Spinal decompression is an FDA cleared type of therapy that uses a traction table or another similar device to gently stretch the spine. The goal of spinal decompression is to relieve back and leg pain and to create a better healing environment for back issues such as bulging, herniated, or degenerating discs. The negative pressure that results from spinal decompression is thought to promote repositioning of bulging or herniated disc material. It is also believed to increase the water, oxygen, and other healing nutrients to the disc to promote faster and more effective healing.
Spinal Decompression Process
Spinal decompression offers a non-surgical option for patients who are suffering from back pain, herniated, bulging, or degenerating discs and other issues associated with the spine. During a session you will lie on a computer controlled motorized table, fully clothed. The type of table used by your doctor will determine if you will be lying face down or face up. The lower half of the table will move while the top half of the table remains stationary. Your doctor will place a harness around your hips and attach it to the lower part of the table. Your upper body will also be fitted with a harness which will be attached to the upper part of the table.
The therapy session itself will typically be a series of anywhere from 15 to 30 treatments every four to six weeks, though treatment can vary depending on the circumstances surrounding your treatment and how well your body responds to the spinal decompression process. These spinal decompression treatments last between 30 and 45 minutes. Depending on your specific issue and treatment requirements, your doctor may combine the spinal decompression therapy with additional treatment options such as cold or heat therapy or even electric stimulation. These additional therapies may be done before, after or during your spinal decompression session. Each additional therapy has different benefits that can help treat your specific condition. You can discuss these additional options with your doctor to find out if they may be something that is right for you.
Does Spinal Decompression Hurt?
It is very rare for a patient to experience any pain during spinal decompression therapy. However, you will feel the stretch in your spine. Due to the gentle nature of spinal decompression therapy most patients do not experience pain during a session and it isn’t unheard of for patients to actually fall asleep while on the traction table.

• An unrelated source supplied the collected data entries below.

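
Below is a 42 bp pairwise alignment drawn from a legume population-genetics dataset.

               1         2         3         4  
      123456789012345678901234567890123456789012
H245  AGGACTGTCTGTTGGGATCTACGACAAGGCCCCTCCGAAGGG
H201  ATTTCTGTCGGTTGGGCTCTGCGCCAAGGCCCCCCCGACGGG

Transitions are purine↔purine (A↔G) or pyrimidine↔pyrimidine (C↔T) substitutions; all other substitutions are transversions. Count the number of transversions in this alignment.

Differing sites — 2:G/T (Tv); 3:G/T (Tv); 4:A/T (Tv); 10:T/G (Tv); 17:A/C (Tv); 21:A/G (Ti); 24:A/C (Tv); 34:T/C (Ti); 39:A/C (Tv).
Of the 9 differences, 2 transitions and 7 transversions, so the answer is 7.

7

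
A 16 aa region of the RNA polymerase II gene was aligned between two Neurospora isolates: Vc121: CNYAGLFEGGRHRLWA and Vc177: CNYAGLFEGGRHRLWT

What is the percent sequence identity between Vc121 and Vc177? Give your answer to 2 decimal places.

A single mismatch occurs at site 16 (A↔T).
15 of the 16 sites match, so the percent identity is 15/16 × 100 = 93.75%.

93.75%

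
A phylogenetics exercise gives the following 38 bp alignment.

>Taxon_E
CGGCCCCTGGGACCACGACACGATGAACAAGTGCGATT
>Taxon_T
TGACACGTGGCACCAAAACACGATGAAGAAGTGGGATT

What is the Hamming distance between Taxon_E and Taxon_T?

9

Differing sites — 1:C/T; 3:G/A; 5:C/A; 7:C/G; 11:G/C; 16:C/A; 17:G/A; 28:C/G; 34:C/G.
That gives 9 mismatches out of 38 aligned sites, so the Hamming distance is 9.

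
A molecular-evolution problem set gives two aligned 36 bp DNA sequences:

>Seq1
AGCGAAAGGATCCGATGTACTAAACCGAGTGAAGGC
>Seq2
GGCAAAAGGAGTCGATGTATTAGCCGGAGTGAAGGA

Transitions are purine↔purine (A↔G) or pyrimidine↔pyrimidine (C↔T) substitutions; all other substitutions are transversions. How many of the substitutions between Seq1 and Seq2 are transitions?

The sequences differ at positions 1 (A/G, transition), 4 (G/A, transition), 11 (T/G, transversion), 12 (C/T, transition), 20 (C/T, transition), 23 (A/G, transition), 24 (A/C, transversion), 26 (C/G, transversion), 36 (C/A, transversion).
Of the 9 differences, 5 transitions and 4 transversions, so the answer is 5.

5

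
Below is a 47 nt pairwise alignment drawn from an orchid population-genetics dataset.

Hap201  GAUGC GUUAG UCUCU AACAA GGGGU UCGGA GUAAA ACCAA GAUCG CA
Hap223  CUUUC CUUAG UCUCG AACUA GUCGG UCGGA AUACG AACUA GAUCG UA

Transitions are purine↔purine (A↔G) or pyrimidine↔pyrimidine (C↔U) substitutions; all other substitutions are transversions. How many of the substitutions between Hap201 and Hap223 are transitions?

3

The sequences differ at positions 1 (G/C, transversion), 2 (A/U, transversion), 4 (G/U, transversion), 6 (G/C, transversion), 15 (U/G, transversion), 19 (A/U, transversion), 22 (G/U, transversion), 23 (G/C, transversion), 25 (U/G, transversion), 31 (G/A, transition), 34 (A/C, transversion), 35 (A/G, transition), 37 (C/A, transversion), 39 (A/U, transversion), 46 (C/U, transition).
Of the 15 differences, 3 transitions and 12 transversions, so the answer is 3.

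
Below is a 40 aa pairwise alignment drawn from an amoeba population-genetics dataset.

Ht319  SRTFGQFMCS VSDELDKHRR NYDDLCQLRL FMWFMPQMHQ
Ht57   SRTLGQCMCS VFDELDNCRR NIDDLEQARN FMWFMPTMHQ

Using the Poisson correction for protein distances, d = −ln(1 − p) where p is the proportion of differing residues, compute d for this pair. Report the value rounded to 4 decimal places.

Mismatches occur at site 4 (F→L), site 7 (F→C), site 12 (S→F), site 17 (K→N), site 18 (H→C), site 22 (Y→I), site 26 (C→E), site 28 (L→A), site 30 (L→N), site 37 (Q→T).
p = 10/40 = 0.250000.
d = −ln(1 − 0.250000) = −ln(0.750000) = 0.2877.

0.2877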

The negative space created during spinal decompression can help relieve pain and pressure on degenerating, herniated, and bulging discs. In addition it is also a treatment for sciatica. Many patients report a noticeable improvement after the first few sessions. However, it is important to continue the therapy as recommended by your doctor in order to achieve optimum results.
In the event that you begin to notice additional back, neck, leg or arm pain after you undergo spinal decompression therapy you should notify your doctor immediately and spinal decompression therapy should be stopped. It is possible that you may have an underlying condition that you and your doctor may not have been aware of. Or your body may not respond well to spinal decompression therapy and you may not be a good candidate.
Cost of Spinal Decompression Treatments
The cost of a spinal decompression treatment can range in price from $30 to $200. You will want to check with your insurance company to see if they cover spinal decompression treatment to help save you money on the expense of the therapy.
It is important to note that it is not always in your best interest to go with the least expensive option. Be sure that you speak with your doctor and find a practitioner that makes you feel comfortable and has your best interests in mind.
Additional Tips for Spinal Decompression Therapy
It is important to follow the instructions given by your doctor prior to each spinal decompression session. These instructions may include drinking more water, extra rest, using supplements, and performing back strengthening exercises. Likewise, it is important to advise your doctor about all health concerns and issues before undergoing spinal decompression therapy. Prior to the procedure you will need to advise if you are pregnant, have or had a broken vertebrae, have a fused spine, any artificial discs or other spine implants, or if you’ve had back surgery. Other health concerns you will want to mention include if you suffer from osteoporosis, spinal stenosis, spinal tumors, spinal infections, and any other condition that may have an impact on your spine. It is important that your doctor is aware of any injuries you’ve sustained as well. By providing this information you and your doctor can work together to create a treatment plan that will work best for you and your unique situation.